インプレッサとランエボ…世界で勝つために造られた両者の決定的な違いとは?

両車の違いは、基本設計にあった

サイズ、価格、スペック…これらを見ただけでは、あまり違いを感じないかもしれません。しかし両者の決定的な違いは、足まわりやボディの設計に対する考え方にはっきりと出ています。

インプレッサは、もともとラリーに出ることを考えて作られたクルマ。ですからベースモデルの設計品質も、WRX基準だったりします。これは富士重工というメーカーの考え方で、どちらかというとヘビーユースを軸にして設計し、安いモデルはそのあとに作るといったようなプライオリティとしていました。スバリストは、そういうところがたまらないと思う人が多いのです。

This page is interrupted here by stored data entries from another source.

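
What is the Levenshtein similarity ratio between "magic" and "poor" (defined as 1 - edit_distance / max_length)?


Word 1: "magic" (length 5)
Word 2: "poor" (length 4)
One optimal edit sequence:
  1. delete 'm'  (+1)
  2. substitute 'a' -> 'p'  (+1)
  3. substitute 'g' -> 'o'  (+1)
  4. substitute 'i' -> 'o'  (+1)
  5. substitute 'c' -> 'r'  (+1)
Edit distance = 5
Max length = max(5, 4) = 5
Similarity = 1 - 5/5
= 0.0000


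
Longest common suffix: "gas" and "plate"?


Word 1: "gas"
Word 2: "plate"
Comparing from end:
  Pos -1: 's' != 'e' (stop)
LCS = "" (length 0)


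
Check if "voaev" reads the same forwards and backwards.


Word: "voaev"
Reversed: "veaov"
Forward == Backward? voaev != veaov
Palindrome = No


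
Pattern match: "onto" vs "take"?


Pattern of "onto": [0, 1, 2, 0]
Pattern of "take": [0, 1, 2, 3]
Patterns do not match
Same pattern = No


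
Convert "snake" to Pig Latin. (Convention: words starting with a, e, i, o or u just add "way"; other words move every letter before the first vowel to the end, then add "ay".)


Word: "snake"
Starts with consonant(s) → move to end, add 'ay'
Consonant cluster: "sn"
Pig Latin = "akesnay"


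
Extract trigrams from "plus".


Word: "plus" (length 4)
Number of trigrams = 4 - 3 + 1 = 2
  Position 0: "plu"
  Position 1: "lus"
Trigrams = "plu", "lus"


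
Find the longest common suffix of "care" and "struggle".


Word 1: "care"
Word 2: "struggle"
Comparing from end:
  Pos -1: 'e' == 'e'
  Pos -2: 'r' != 'l' (stop)
LCS = "e" (length 1)


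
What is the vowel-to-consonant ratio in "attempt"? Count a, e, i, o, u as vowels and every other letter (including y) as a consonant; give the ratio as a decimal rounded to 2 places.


Word: "attempt"
Vowels (a,e,i,o,u): 2
Consonants: 5
Ratio = 2/5
= 0.40


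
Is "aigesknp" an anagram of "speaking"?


Word 1: "speaking" → sorted: aegiknps
Word 2: "aigesknp" → sorted: aegiknps
Same letters? aegiknps == aegiknps
Anagram = Yes


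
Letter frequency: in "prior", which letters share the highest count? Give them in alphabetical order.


Word: "prior"
Letter counts:
  'i': 1
  'o': 1
  'p': 1
  'r': 2
Maximum count = 2
Most frequent = 'r' (2 times each)


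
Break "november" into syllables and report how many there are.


Word: "november"
Syllable breakdown: no · vem · ber
Counting: 3 parts
= 3 syllables


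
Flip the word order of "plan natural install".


Original: "plan natural install"
Words (1..n): plan | natural | install
Reversed (n..1): install | natural | plan
Result = "install natural plan"


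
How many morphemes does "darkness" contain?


Word: "darkness"
Morphemes: dark / -ness
Each morpheme carries meaning
= 2 morphemes


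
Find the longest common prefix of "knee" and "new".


Word 1: "knee"
Word 2: "new"
Comparing from start:
  Pos 0: 'k' != 'n' (stop)
LCP = "" (length 0)


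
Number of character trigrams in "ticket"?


Word: "ticket" (length 6)
Number of 3-grams = length - 3 + 1 = 6 - 3 + 1
= 4


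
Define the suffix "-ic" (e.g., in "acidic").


Suffix: -ic
As in: acidic -> acid + -ic
Meaning = relating to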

対して三菱は、まず十分なコスト計算のもとに過不足ない小型乗用車を設計し、それを基本として補強をしたり大幅にチューニングを施すことで、ランサーエボリューションというクルマを作り上げました。これもまたチューニング好き、スペックマニアにとっては堪えられない魅力となっていくというわけです。

過剰品質とチューニング

そのため、インプレッサの普通モデルは、過剰品質と言われた時期があります。基礎部分をWRXと作り分けをしなかった、それはスバルの良心かも知れませんし、そこまでやる手間やコストがかけられなかったのかもしれません。そして、インプレッサの通常モデルは、収益率にあまり寄与しなかったのかもしれませんね。

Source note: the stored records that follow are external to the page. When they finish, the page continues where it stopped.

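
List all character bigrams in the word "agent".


Word: "agent" (length 5)
Number of bigrams = 5 - 2 + 1 = 4
  Position 0: "ag"
  Position 1: "ge"
  Position 2: "en"
  Position 3: "nt"
Bigrams = "ag", "ge", "en", "nt"


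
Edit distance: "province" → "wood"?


Word 1: "province" (length 8)
Word 2: "wood" (length 4)
One optimal edit sequence (insert/delete/substitute each cost 1):
  1. delete 'p'  (+1)
  2. substitute 'r' -> 'w'  (+1)
  3. keep 'o'
  4. delete 'v'  (+1)
  5. delete 'i'  (+1)
  6. delete 'n'  (+1)
  7. substitute 'c' -> 'o'  (+1)
  8. substitute 'e' -> 'd'  (+1)
Total edit operations: 7
Edit distance = 7


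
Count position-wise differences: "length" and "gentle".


Comparing character by character (same length = 6):
  Pos 0: 'l' vs 'g' !=
  Pos 1: 'e' vs 'e' =
  Pos 2: 'n' vs 'n' =
  Pos 3: 'g' vs 't' !=
  Pos 4: 't' vs 'l' !=
  Pos 5: 'h' vs 'e' !=
Hamming distance = 4


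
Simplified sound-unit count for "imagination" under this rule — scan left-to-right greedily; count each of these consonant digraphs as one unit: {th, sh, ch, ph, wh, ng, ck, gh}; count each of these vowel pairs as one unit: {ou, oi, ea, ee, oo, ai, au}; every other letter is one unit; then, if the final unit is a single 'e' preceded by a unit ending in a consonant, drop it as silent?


Word: "imagination" (11 letters)
Left-to-right scan:
  1. 'i' (letter)
  2. 'm' (letter)
  3. 'a' (letter)
  4. 'g' (letter)
  5. 'i' (letter)
  6. 'n' (letter)
  7. 'a' (letter)
  8. 't' (letter)
  9. 'i' (letter)
  10. 'o' (letter)
  11. 'n' (letter)
Units from scan: 11
Sound units = 11 units


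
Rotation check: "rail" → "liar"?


Word: "rail", Candidate: "liar"
Method: check if candidate is substring of word+word
"railrail" contains "liar"? No
Is rotation = No


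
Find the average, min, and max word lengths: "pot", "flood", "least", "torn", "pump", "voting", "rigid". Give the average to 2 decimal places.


Lengths: "pot"=3, "flood"=5, "least"=5, "torn"=4, "pump"=4, "voting"=6, "rigid"=5
Sum = 32, Count = 7
Average = 32/7 = 4.57
= avg=4.57, min=3, max=6


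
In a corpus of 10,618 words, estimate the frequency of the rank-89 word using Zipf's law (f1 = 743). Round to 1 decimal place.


Zipf's law: f(r) = f(1) / r
f(1) = 743
f(89) = 743 / 89
= 8.3 occurrences


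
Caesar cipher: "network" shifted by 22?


Word: "network"
Shift: 22
Each letter → (letter + shift) mod 26:
  'n' (13) + 22 = 9 → 'j'
  'e' (4) + 22 = 0 → 'a'
  't' (19) + 22 = 15 → 'p'
  'w' (22) + 22 = 18 → 's'
  'o' (14) + 22 = 10 → 'k'
  'r' (17) + 22 = 13 → 'n'
  'k' (10) + 22 = 6 → 'g'
Result = "japskng"


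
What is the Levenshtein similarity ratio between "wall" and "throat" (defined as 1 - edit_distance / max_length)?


Word 1: "wall" (length 4)
Word 2: "throat" (length 6)
One optimal edit sequence:
  1. insert 't'  (+1)
  2. insert 'h'  (+1)
  3. substitute 'w' -> 'r'  (+1)
  4. substitute 'a' -> 'o'  (+1)
  5. substitute 'l' -> 'a'  (+1)
  6. substitute 'l' -> 't'  (+1)
Edit distance = 6
Max length = max(4, 6) = 6
Similarity = 1 - 6/6
= 0.0000


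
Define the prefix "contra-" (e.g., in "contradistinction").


Prefix: contra-
Example: contradistinction (contra- + distinction)
Meaning = against


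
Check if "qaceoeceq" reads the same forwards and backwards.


Word: "qaceoeceq"
Reversed: "qeceoecaq"
Forward == Backward? qaceoeceq != qeceoecaq
Palindrome = No


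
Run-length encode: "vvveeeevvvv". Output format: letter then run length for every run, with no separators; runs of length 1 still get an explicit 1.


String: "vvveeeevvvv"
Scanning for consecutive runs:
  'v' x 3
  'e' x 4
  'v' x 4
RLE = "v3e4v4"


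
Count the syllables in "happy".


Word: "happy"
Syllable breakdown: hap / py
Counting: 2 parts
= 2 syllables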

その点ランサーは、通常モデルはおとなしいクルマとしてまったく別のクルマであり、エボはメーカーチューンドカーの極みのような存在とも言えます。

ただ速くてスポーティというだけでなく、両者にはこうした誕生の経緯の違いや、メーカーの考え方の違いが見えてきます。いまだにこの2台が気になっている方は、そのあたりも参考にしていただくとクルマ選びが面白くなるかもしれません。